Problem 4: The key here is that a FIFO does not use the file offset in the same way that a regular file does. You cannot do a seek on a FIFO, and you can only read from its start. Also, reading from a FIFO removes data from the FIFO, unlike a file which retains its contents when it is read. Note that reading from a pipe or FIFO does not have to be atomic.
Problem 5: Since each process is writing either the first or first two bytes of the string "abcdefg", they can only write a or b, but never c or d.
Problem 6: Writing 2 bytes to a pipe or FIFO is always atomic. PIPE_BUF is at least 256. This means that the writing from two processes is not interleaved and that exactly 2 bytes will be written unless an error is reported. You always write to the end of a pipe or FIFO. Note that opening a FIFO is not the same is creating a FIFO.
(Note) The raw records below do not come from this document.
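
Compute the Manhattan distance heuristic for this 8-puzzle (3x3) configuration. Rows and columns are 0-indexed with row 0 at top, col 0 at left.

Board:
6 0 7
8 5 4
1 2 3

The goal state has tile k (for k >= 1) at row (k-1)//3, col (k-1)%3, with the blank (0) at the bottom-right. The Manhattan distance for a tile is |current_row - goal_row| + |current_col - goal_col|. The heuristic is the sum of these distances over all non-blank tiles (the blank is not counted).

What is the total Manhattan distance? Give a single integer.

Tile 6: (0,0)->(1,2) = 3
Tile 7: (0,2)->(2,0) = 4
Tile 8: (1,0)->(2,1) = 2
Tile 5: (1,1)->(1,1) = 0
Tile 4: (1,2)->(1,0) = 2
Tile 1: (2,0)->(0,0) = 2
Tile 2: (2,1)->(0,1) = 2
Tile 3: (2,2)->(0,2) = 2
Sum: 3 + 4 + 2 + 0 + 2 + 2 + 2 + 2 = 17

Answer: 17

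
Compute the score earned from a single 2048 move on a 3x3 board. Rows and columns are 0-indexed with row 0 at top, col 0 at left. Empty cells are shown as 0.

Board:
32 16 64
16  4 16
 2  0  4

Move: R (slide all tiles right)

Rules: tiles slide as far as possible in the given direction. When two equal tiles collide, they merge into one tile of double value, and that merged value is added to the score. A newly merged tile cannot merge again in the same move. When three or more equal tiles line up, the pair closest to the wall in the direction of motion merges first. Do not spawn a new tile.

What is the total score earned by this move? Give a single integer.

Answer: 0

Derivation:
Slide right:
row 0: [32, 16, 64] -> [32, 16, 64]  score +0 (running 0)
row 1: [16, 4, 16] -> [16, 4, 16]  score +0 (running 0)
row 2: [2, 0, 4] -> [0, 2, 4]  score +0 (running 0)
Board after move:
32 16 64
16  4 16
 0  2  4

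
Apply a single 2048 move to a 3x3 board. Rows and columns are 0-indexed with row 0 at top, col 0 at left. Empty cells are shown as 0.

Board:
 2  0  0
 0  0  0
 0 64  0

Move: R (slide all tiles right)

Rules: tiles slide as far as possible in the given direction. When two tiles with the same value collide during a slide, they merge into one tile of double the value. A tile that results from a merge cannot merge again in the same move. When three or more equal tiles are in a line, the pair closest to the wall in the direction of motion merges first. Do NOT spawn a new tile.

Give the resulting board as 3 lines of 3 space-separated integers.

Slide right:
row 0: [2, 0, 0] -> [0, 0, 2]
row 1: [0, 0, 0] -> [0, 0, 0]
row 2: [0, 64, 0] -> [0, 0, 64]

Answer:  0  0  2
 0  0  0
 0  0 64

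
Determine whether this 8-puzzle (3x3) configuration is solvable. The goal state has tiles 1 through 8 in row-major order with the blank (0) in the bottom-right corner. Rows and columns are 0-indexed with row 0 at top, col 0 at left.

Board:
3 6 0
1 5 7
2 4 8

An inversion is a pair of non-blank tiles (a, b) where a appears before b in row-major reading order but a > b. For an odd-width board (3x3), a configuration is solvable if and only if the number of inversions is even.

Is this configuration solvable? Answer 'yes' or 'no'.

Answer: yes

Derivation:
Inversions (pairs i<j in row-major order where tile[i] > tile[j] > 0): 10
10 is even, so the puzzle is solvable.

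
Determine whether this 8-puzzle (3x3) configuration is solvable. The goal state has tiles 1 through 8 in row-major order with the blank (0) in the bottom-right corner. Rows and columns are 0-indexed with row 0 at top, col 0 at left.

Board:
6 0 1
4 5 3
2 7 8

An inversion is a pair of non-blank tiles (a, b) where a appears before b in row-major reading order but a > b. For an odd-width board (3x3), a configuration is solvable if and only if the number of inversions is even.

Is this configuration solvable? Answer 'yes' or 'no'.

Inversions (pairs i<j in row-major order where tile[i] > tile[j] > 0): 10
10 is even, so the puzzle is solvable.

Answer: yes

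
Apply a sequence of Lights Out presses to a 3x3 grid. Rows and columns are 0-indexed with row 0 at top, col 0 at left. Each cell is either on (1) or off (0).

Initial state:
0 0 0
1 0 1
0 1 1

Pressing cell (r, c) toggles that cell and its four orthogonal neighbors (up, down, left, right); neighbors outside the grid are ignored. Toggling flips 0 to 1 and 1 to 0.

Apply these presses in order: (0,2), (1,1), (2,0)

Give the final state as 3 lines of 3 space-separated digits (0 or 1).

Answer: 0 0 1
1 1 1
1 1 1

Derivation:
After press 1 at (0,2):
0 1 1
1 0 0
0 1 1

After press 2 at (1,1):
0 0 1
0 1 1
0 0 1

After press 3 at (2,0):
0 0 1
1 1 1
1 1 1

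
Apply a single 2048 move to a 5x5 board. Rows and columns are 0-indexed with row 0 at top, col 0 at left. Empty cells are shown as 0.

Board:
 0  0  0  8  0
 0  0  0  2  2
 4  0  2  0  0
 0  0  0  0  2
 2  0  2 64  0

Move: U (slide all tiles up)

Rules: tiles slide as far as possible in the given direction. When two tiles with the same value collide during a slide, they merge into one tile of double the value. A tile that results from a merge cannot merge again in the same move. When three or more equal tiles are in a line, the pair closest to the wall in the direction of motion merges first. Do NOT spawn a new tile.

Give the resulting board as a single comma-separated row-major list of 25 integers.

Answer: 4, 0, 4, 8, 4, 2, 0, 0, 2, 0, 0, 0, 0, 64, 0, 0, 0, 0, 0, 0, 0, 0, 0, 0, 0

Derivation:
Slide up:
col 0: [0, 0, 4, 0, 2] -> [4, 2, 0, 0, 0]
col 1: [0, 0, 0, 0, 0] -> [0, 0, 0, 0, 0]
col 2: [0, 0, 2, 0, 2] -> [4, 0, 0, 0, 0]
col 3: [8, 2, 0, 0, 64] -> [8, 2, 64, 0, 0]
col 4: [0, 2, 0, 2, 0] -> [4, 0, 0, 0, 0]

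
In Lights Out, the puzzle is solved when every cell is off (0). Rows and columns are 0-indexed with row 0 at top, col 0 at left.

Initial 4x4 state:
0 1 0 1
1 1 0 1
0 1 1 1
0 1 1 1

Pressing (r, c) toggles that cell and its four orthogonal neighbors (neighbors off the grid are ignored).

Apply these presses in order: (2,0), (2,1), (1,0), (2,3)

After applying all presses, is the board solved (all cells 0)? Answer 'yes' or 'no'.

Answer: no

Derivation:
After press 1 at (2,0):
0 1 0 1
0 1 0 1
1 0 1 1
1 1 1 1

After press 2 at (2,1):
0 1 0 1
0 0 0 1
0 1 0 1
1 0 1 1

After press 3 at (1,0):
1 1 0 1
1 1 0 1
1 1 0 1
1 0 1 1

After press 4 at (2,3):
1 1 0 1
1 1 0 0
1 1 1 0
1 0 1 0

Lights still on: 10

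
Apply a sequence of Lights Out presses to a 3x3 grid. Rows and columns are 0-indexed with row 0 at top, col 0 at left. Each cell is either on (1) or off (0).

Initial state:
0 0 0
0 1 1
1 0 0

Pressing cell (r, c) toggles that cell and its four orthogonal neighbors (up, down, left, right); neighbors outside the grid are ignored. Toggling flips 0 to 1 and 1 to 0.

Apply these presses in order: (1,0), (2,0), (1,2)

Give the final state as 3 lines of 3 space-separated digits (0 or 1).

After press 1 at (1,0):
1 0 0
1 0 1
0 0 0

After press 2 at (2,0):
1 0 0
0 0 1
1 1 0

After press 3 at (1,2):
1 0 1
0 1 0
1 1 1

Answer: 1 0 1
0 1 0
1 1 1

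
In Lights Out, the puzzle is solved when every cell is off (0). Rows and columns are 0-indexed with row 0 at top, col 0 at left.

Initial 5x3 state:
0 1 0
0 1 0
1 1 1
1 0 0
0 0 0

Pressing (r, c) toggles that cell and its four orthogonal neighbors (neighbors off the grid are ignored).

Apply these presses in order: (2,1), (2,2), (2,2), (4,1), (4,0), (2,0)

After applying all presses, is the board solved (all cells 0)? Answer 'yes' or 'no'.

After press 1 at (2,1):
0 1 0
0 0 0
0 0 0
1 1 0
0 0 0

After press 2 at (2,2):
0 1 0
0 0 1
0 1 1
1 1 1
0 0 0

After press 3 at (2,2):
0 1 0
0 0 0
0 0 0
1 1 0
0 0 0

After press 4 at (4,1):
0 1 0
0 0 0
0 0 0
1 0 0
1 1 1

After press 5 at (4,0):
0 1 0
0 0 0
0 0 0
0 0 0
0 0 1

After press 6 at (2,0):
0 1 0
1 0 0
1 1 0
1 0 0
0 0 1

Lights still on: 6

Answer: no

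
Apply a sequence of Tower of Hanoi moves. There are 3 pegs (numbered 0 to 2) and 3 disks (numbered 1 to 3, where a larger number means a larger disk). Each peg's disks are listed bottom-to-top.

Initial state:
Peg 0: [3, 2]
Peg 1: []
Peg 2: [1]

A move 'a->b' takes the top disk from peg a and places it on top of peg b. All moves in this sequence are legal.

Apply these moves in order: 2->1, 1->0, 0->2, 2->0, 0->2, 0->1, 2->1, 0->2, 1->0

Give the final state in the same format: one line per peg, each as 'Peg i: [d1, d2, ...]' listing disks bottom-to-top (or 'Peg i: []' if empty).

After move 1 (2->1):
Peg 0: [3, 2]
Peg 1: [1]
Peg 2: []

After move 2 (1->0):
Peg 0: [3, 2, 1]
Peg 1: []
Peg 2: []

After move 3 (0->2):
Peg 0: [3, 2]
Peg 1: []
Peg 2: [1]

After move 4 (2->0):
Peg 0: [3, 2, 1]
Peg 1: []
Peg 2: []

After move 5 (0->2):
Peg 0: [3, 2]
Peg 1: []
Peg 2: [1]

After move 6 (0->1):
Peg 0: [3]
Peg 1: [2]
Peg 2: [1]

After move 7 (2->1):
Peg 0: [3]
Peg 1: [2, 1]
Peg 2: []

After move 8 (0->2):
Peg 0: []
Peg 1: [2, 1]
Peg 2: [3]

After move 9 (1->0):
Peg 0: [1]
Peg 1: [2]
Peg 2: [3]

Answer: Peg 0: [1]
Peg 1: [2]
Peg 2: [3]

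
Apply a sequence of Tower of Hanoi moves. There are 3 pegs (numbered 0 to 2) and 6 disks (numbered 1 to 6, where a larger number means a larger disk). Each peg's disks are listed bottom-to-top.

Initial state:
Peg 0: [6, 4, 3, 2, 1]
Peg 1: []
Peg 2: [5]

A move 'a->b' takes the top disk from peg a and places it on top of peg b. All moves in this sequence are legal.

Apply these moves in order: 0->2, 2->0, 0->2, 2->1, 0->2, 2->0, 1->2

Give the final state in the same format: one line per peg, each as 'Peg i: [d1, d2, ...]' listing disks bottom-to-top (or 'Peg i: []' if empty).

Answer: Peg 0: [6, 4, 3, 2]
Peg 1: []
Peg 2: [5, 1]

Derivation:
After move 1 (0->2):
Peg 0: [6, 4, 3, 2]
Peg 1: []
Peg 2: [5, 1]

After move 2 (2->0):
Peg 0: [6, 4, 3, 2, 1]
Peg 1: []
Peg 2: [5]

After move 3 (0->2):
Peg 0: [6, 4, 3, 2]
Peg 1: []
Peg 2: [5, 1]

After move 4 (2->1):
Peg 0: [6, 4, 3, 2]
Peg 1: [1]
Peg 2: [5]

After move 5 (0->2):
Peg 0: [6, 4, 3]
Peg 1: [1]
Peg 2: [5, 2]

After move 6 (2->0):
Peg 0: [6, 4, 3, 2]
Peg 1: [1]
Peg 2: [5]

After move 7 (1->2):
Peg 0: [6, 4, 3, 2]
Peg 1: []
Peg 2: [5, 1]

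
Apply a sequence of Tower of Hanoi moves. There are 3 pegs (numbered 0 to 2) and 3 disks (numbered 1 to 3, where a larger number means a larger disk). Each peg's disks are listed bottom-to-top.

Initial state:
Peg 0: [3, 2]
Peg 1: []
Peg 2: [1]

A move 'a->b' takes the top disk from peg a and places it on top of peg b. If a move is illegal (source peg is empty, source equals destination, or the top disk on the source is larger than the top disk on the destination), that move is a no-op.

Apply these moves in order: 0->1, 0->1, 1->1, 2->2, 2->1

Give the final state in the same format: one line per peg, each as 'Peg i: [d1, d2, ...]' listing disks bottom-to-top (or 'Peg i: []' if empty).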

Problem 7a: Bounded waiting puts a bound on the number of times something can happen, not a bound on the time (which is hardware dependent) or the number of processes that do something (for which there is almost always a limit). It is also not a bound on the number of times a process can do something, except indirectly when the number of processes is limited. When asked for the bound, you are asked for a number, not a variable.
Problem 7 b, c, and d: You can always say something about the variables, even if their values are not known, since they are each either 0 or 1.
Problem 7e: It is not a requirement that the event you are waiting for cannot take place while you have the CPU.
Problem 8: Everyone got this one correct.
Problem 9: Most got this completely correct.